What to avoid for good Magnesium Absorption

One of the statistics that fascinated me is that 80% of Americans are deficient in Magnesium on some level. It was interesting to learn about foods that interfere with the absorption of Magnesium are:

  • Processed Foods
  • Carbohydrates & sugar intake especially high fructose corn syrup
  • Diets too high in hard to digest proteins
  • Alcohol
  • Some medications like diuretics

What to Know About the Different Forms of Magnesium

If you will excuse a little of my techno-babble, I’ll try to stick to the basics and unpack some more info about Magnesium for you.

Magnesium Oxide

Is a salt that is not very well absorbed by the body but is often used in products to calm indigestion.

Magnesium Chloride

Is a Magnesium salt that is often used in topical products like lotions, oils, and ointments for muscle soreness.

Magnesium L-threonate

Is the salt formed from mixing Magnesium and threonic acid, a water-soluble substance, derived from the metabolic breakdown of Vitamin C. This form of Magnesium helps your brain and concentration.

It is easily absorbed and may be the most effective type for increasing Magnesium concentrations in brain cells.  It is often used for its potential brain benefits and may help manage certain brain disorders, such as depression and age-related memory loss.

ProtoSorb Magnesium is very easily absorbed by the body without uncomfortable side effects and is a great way to get more Magnesium L-threonate.

Magnesium and brain benefits

Magnesium Sulfate

Is formed by combining Magnesium, sulfur, and oxygen. It’s commonly referred to as Epsom salt. Magnesium sulfate is frequently dissolved in bath water to soothe sore, achy muscles and relieve stress. It’s also sometimes included in skincare products, such as lotion or body oil.

Improve Sleep with Magnesium Glycinate

Magnesium Glycinate

Is formed from elemental Magnesium and the amino acid glycine. Your body employs this amino acid in protein construction. It also occurs in many protein-rich foods, such as fish, meat, dairy, and legumes.

Magnesium Glycine is often used as a standalone dietary supplement to improve sleep and treat a variety of inflammatory conditions, including heart disease and diabetes.

Magnesium glycinate is easily absorbed and may have calming properties. It may help reduce anxiety, depression, stress, and insomnia.

Our Magnesium Glycinate supplement is another favorite and a great product to help you in these areas.

Magnesium Malate for Chronic Fatigue and Fibromyalgia

Magnesium Malate

Includes malic acid that occurs naturally in foods like fruit.

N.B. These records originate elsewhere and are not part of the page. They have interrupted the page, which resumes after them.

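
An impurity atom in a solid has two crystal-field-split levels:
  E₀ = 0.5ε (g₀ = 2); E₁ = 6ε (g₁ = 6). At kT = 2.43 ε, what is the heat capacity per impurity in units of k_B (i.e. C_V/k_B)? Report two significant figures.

Eᵢ/kT = 0.2058, 2.469.
Z = Σ gᵢe^(−Eᵢ/kT) = 2·e^(−0.2058) + 6·e^(−2.469) = 1.628 + 0.5080 = 2.136.
⟨E⟩ = 1.808 ε, ⟨E²⟩ = 8.752 ε².
C_V/k_B = (⟨E²⟩ − ⟨E⟩²)/(kT)² = (8.752 − 3.269)/5.905 = 0.93.

0.93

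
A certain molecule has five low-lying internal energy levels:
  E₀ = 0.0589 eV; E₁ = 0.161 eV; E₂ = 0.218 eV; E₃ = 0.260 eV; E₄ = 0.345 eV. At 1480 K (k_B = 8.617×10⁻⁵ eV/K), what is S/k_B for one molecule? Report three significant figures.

1.34

k_BT = 8.617×10⁻⁵ × 1480 K = 0.12753 eV.
Eᵢ/kT = 0.46185, 1.2624, 1.7094, 2.0387, 2.7052.
Z = Σ e^(−Eᵢ/kT) = e^(−0.46185) + e^(−1.2624) + e^(−1.7094) + e^(−2.0387) + e^(−2.7052) = 0.63012 + 0.28297 + 0.18097 + 0.13020 + 0.066857 = 1.2911.
⟨E⟩ = Σ EᵢPᵢ = 0.13867 eV.
S/k_B = ln Z + ⟨E⟩/kT = ln(1.2911) + 0.13867/0.12753 = 0.25549 + 1.0874 = 1.34.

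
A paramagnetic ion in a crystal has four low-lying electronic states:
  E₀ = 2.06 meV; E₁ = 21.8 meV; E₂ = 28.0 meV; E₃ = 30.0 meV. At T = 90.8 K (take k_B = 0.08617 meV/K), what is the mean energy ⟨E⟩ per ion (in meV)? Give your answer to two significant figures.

5.0 meV

k_BT = 0.08617 × 90.8 K = 7.824 meV.
Eᵢ/kT = 0.2633, 2.786, 3.579, 3.834.
Z = Σ e^(−Eᵢ/kT) = e^(−0.2633) + e^(−2.786) + e^(−3.579) + e^(−3.834) = 0.7685 + 0.06167 + 0.02790 + 0.02162 = 0.8797.
⟨E⟩ = Σ Eᵢ e^(−Eᵢ/kT) / Z = (2.06·0.7685 + 21.8·0.06167 + 28.0·0.02790 + 30.0·0.02162) / 0.8797 = 5.0 meV.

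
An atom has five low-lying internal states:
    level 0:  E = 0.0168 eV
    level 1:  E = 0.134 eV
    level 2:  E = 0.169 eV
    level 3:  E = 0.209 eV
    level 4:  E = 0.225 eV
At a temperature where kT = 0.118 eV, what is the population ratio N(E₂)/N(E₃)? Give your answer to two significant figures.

n₂/n₃ = exp[−(E₂−E₃)/kT] = exp(−(-0.040 eV)/(0.118 eV)) = exp(0.3390) = 1.4.

1.4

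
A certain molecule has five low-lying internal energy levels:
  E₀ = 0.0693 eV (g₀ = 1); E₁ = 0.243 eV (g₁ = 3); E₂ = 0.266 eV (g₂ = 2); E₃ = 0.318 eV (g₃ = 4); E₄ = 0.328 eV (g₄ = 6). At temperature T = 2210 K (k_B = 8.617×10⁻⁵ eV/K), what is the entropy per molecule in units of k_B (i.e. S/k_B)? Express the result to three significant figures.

k_BT = 8.617×10⁻⁵ × 2210 K = 0.19044 eV.
Eᵢ/kT = 0.36389, 1.2760, 1.3968, 1.6698, 1.7223.
Z = Σ gᵢe^(−Eᵢ/kT) = 1·e^(−0.36389) + 3·e^(−1.2760) + 2·e^(−1.3968) + 4·e^(−1.6698) + 6·e^(−1.7223) = 0.69497 + 0.83746 + 0.49477 + 0.75314 + 1.0719 = 3.8522.
⟨E⟩ = Σ EᵢPᵢ = 0.25293 eV.
S/k_B = ln Z + ⟨E⟩/kT = ln(3.8522) + 0.25293/0.19044 = 1.3486 + 1.3281 = 2.68.

2.68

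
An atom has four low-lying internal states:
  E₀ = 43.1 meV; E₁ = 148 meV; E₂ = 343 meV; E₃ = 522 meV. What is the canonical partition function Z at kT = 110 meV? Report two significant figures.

Eᵢ/kT = 0.3918, 1.345, 3.118, 4.745.
Z = Σ e^(−Eᵢ/kT) = e^(−0.3918) + e^(−1.345) + e^(−3.118) + e^(−4.745) = 0.6758 + 0.2605 + 0.04425 + 0.008695 = 0.9892.

Z = 0.99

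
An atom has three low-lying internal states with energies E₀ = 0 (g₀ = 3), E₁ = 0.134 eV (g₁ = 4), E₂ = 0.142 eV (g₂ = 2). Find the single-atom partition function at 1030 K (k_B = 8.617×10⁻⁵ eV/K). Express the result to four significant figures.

k_BT = 8.617×10⁻⁵ × 1030 K = 0.0887551 eV.
Eᵢ/kT = 0, 1.50977, 1.59991.
Z = Σ gᵢe^(−Eᵢ/kT) = 3·e^(−0) + 4·e^(−1.50977) + 2·e^(−1.59991) = 3.00000 + 0.883843 + 0.403829 = 4.28767.

Z = 4.288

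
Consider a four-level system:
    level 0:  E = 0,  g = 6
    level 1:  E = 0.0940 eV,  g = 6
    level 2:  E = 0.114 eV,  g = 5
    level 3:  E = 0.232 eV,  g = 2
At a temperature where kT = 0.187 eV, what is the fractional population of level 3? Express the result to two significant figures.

0.045

Eᵢ/kT = 0, 0.5027, 0.6096, 1.241.
Z = Σ gᵢe^(−Eᵢ/kT) = 6·e^(−0) + 6·e^(−0.5027) + 5·e^(−0.6096) + 2·e^(−1.241) = 6.000 + 3.629 + 2.718 + 0.5782 = 12.93.
P₃ = g₃ e^(−E₃/kT) / Z = 0.5782/12.93 = 0.045.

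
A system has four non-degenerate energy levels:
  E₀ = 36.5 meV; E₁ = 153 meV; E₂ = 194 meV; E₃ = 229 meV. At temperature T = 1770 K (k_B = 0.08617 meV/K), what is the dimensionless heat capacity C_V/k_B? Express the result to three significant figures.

k_BT = 0.08617 × 1770 K = 152.52 meV.
Eᵢ/kT = 0.23931, 1.0031, 1.2720, 1.5014.
Z = Σ e^(−Eᵢ/kT) = e^(−0.23931) + e^(−1.0031) + e^(−1.2720) + e^(−1.5014) = 0.78717 + 0.36674 + 0.28027 + 0.22282 = 1.6570.
⟨E⟩ = 114.81 meV, ⟨E²⟩ = 19232 meV².
C_V/k_B = (⟨E²⟩ − ⟨E⟩²)/(kT)² = (19232 − 13181)/23262 = 0.260.

0.260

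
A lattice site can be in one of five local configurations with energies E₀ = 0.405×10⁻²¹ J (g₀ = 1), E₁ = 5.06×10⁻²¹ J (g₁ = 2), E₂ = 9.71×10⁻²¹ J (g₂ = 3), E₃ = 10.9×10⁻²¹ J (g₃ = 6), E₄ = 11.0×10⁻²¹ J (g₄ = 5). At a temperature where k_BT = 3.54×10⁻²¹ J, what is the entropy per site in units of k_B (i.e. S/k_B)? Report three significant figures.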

This acid has a sour taste and is often used as a food additive to enhance flavor or add acidity.

Research suggests that Magnesium malate is very well absorbed in your digestive tract, making it a great option for replenishing your Magnesium levels.

It is often recommended as a treatment for symptoms associated with fibromyalgia and chronic fatigue syndrome.

Magnesium mixes well with Calcium so I like the: Magnesium/Calcium (Citrate/Malate) option if you are taking Magnesium for leg cramps, especially.
These Magnesium Citrate Gummies provide short-term relief of constipation.

Magnesium Taurate

Contains the amino acid taurine. Research suggests that adequate intakes of taurine and Magnesium play a role in regulating blood sugar. Thus, this particular form may promote healthy blood sugar levels. Magnesium and taurine also support healthy blood pressure.

Like many other things, knowing which type of Magnesium best suits you can be a challenge. It is my pleasure to help guide you along the way.

We’ve thoroughly enjoyed putting this blog together for you and hope it helps you along in your journey.